I cannot hear properly for Thomas’s laughter is too loud, so loud I cannot hear my own thoughts.
Her
Frances has been walking with her brother in the gardens. Like children, they have made daisy chains and woven them through each other’s hair. After she has waved him off at the gatehouse she returns across Tower Green towards her chambers, speculating on when they will erect the scaffold there or if Robert will be executed on the Hill. His trial was a month ago, so it is bound to be done soon.
More finds her there, picking sprigs of love-in-the-mist, so pretty now, but they will be dead by dusk. All the summer flowers here remind her of Forman’s garden, that heady display of beauty with its hidden menace. More seems to have something pressing he wants to divulge. He twitches with it, and she can imagine rodent whiskers sprouting from his cheeks.
‘What is it, More?’ She hopes he is not about to announce that she has been allowed the charge of her infant.
She is preparing to convince him that the child would be much better off remaining with its cousins, when he says, ‘Your husband has news.’
‘What news?’ She knows what the news is, and he knows she knows. She knots her brow, allowing her breath to stumble. ‘It’s not –’ She points an unsteady hand towards Tower Green.
‘I think it best he tells you himself.’
Robert’s rooms are in one of the round towers, up a winding set of steps. She prepares what she will say. He will want her to cry. She will give him that, at least, allow him the delusion that he is still loved when he meets his end.
More remains outside and she finds Robert alone in the gloom. He seems to have dropped off in his chair with his head at an awkward angle, as if his neck is broken alre
ady. He looks gaunt with exhaustion. His eyes pop open and he must suspect he is dreaming when he sees her, as he looks confused, asking, ‘Is it you?’
She flings back the hanging that covers the window and light floods the space. He shades his eyes with a hand, blinking. ‘Frances?’
She watches his face break into a smile as it dawns on him that she is real.
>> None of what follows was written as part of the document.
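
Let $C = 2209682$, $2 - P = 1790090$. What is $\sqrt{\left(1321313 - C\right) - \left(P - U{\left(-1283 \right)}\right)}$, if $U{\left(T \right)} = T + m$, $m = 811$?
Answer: $\sqrt{901247} \approx 949.34$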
There is almost nothing left of the golden boy who ignited all the hungry animal desire in her. She misses that force of feeling a little but not enough for it to matter. There are always others to satisfy her needs. His shirt hangs open, revealing a hollow pigeon chest with a sparse smattering of pale fuzz. His skin is dry and his hair unkempt. She can see now that the abundant charisma he once had was a mere mirage, created by his proximity to the King, nothing more than a trick of the light.
He gets to his feet and she hopes he will not try to kiss her, as his lips are chapped and there is a residue of white matter in the corners of his mouth that makes her stomach turn. But he embraces her, burrowing his face into her neck. He is all skin and bone and smells musty. She feels nothing much and wishes he would let her go. There is wetness on her neck. He is crying.
She breaks apart from him, saying, ‘I’m so sorry, Robert. So very sorry.’ She has an image in her mind of him on the scaffold.
‘It was terrible, Frances. Everything was twisted. I had no way to defend myself.’ She wishes he sounded less defeated, more angry, more defiant. ‘But you, what of you, my darling?’
‘I have my pardon. My sentence is withdrawn.’
‘You’re saved! Oh, God, thank God.’ He clasps her hands, holding them as if he will never let go.
‘If you’d done as I did, Robert, you, too, would be facing freedom rather than –’
‘My darling.’ She waits for him to remind her, heaving with tragedy, that it was she who advised him not to confess. But his face lights up, confusing her, and she sees a glimmer of his old magnetism. It fails to move her. His breathless joy is making her uneasy. ‘I heard from the King this morning. My sentence will not be carried out either. So, we live. Both of us. Together.’ He opens his arms, as if he is Jesus performing a miracle.